Together, over the decades, they have formed a mostly upper-middle-class black neighborhood in west Fresno. Residents of that section of the street are the go-to people, the ones who've worked to make things happen. They brought medical care to the area, helped start a college scholarship program, organized an annual toy giveaway and have worked to influence the Fresno City Council on land-use issues in west Fresno.

Here's an example of the some of the good work La Vera Williams has accomplished:

She became involved with the local chapter of The Links, a national organization of black women. The group raises money through a banquet and other fundraisers and donates the funds to Saint Agnes Medical Center's sickle cell program.

Sickle cell anemia, an inherited disorder, is common in the black population. Williams said her sister helped start the foundation after watching Williams' niece suffer from the disease.

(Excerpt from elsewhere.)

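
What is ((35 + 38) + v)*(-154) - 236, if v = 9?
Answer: -12864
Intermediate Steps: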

The Links has helped organize a support group for sickle cell patients, awards scholarships to students and holds an annual Christmas dinner, including a toy giveaway for children, in west Fresno.

John LeBlanc, a former Central High School student, won a $1,000 college scholarship in 2006 from The Links. LeBlanc, a student at California State University, Fresno, is majoring in chemistry with plans to become a teacher. He had a 4.3 grade-point average in high school.

"It was really helpful for paying for my tuition and books. It's one of the reasons that allowed me to stay at Fresno State," said 18-year-old LeBlanc.

"I'd be spending more time on a job than at school because I would be working to pay for school," he said.

Read the whole thing. The black community of West Fresno represents the best traditions of self-help in the post-civil rights-era. The neighborhood's pattern of economic success and solidarity, community activism, and group outreach provides a powerful example of Martin Luther King's dream of equality through integration and self-empowerment. The stories of achievement here contrast dramatically with the debilitating troubles of the black underclass, which are chronicled much more frequently in the news media. We need more stories of success and uplift in the black community. This message of middle class success -- the example of people helping themselves through hard work and opening avenues of opportunity -- is desperately needed among the country's black underclass. It is a powerful antidote to the current civil rights leadership's inability to break the code of silence stifling self-criticism of the black lower third's culture of failure.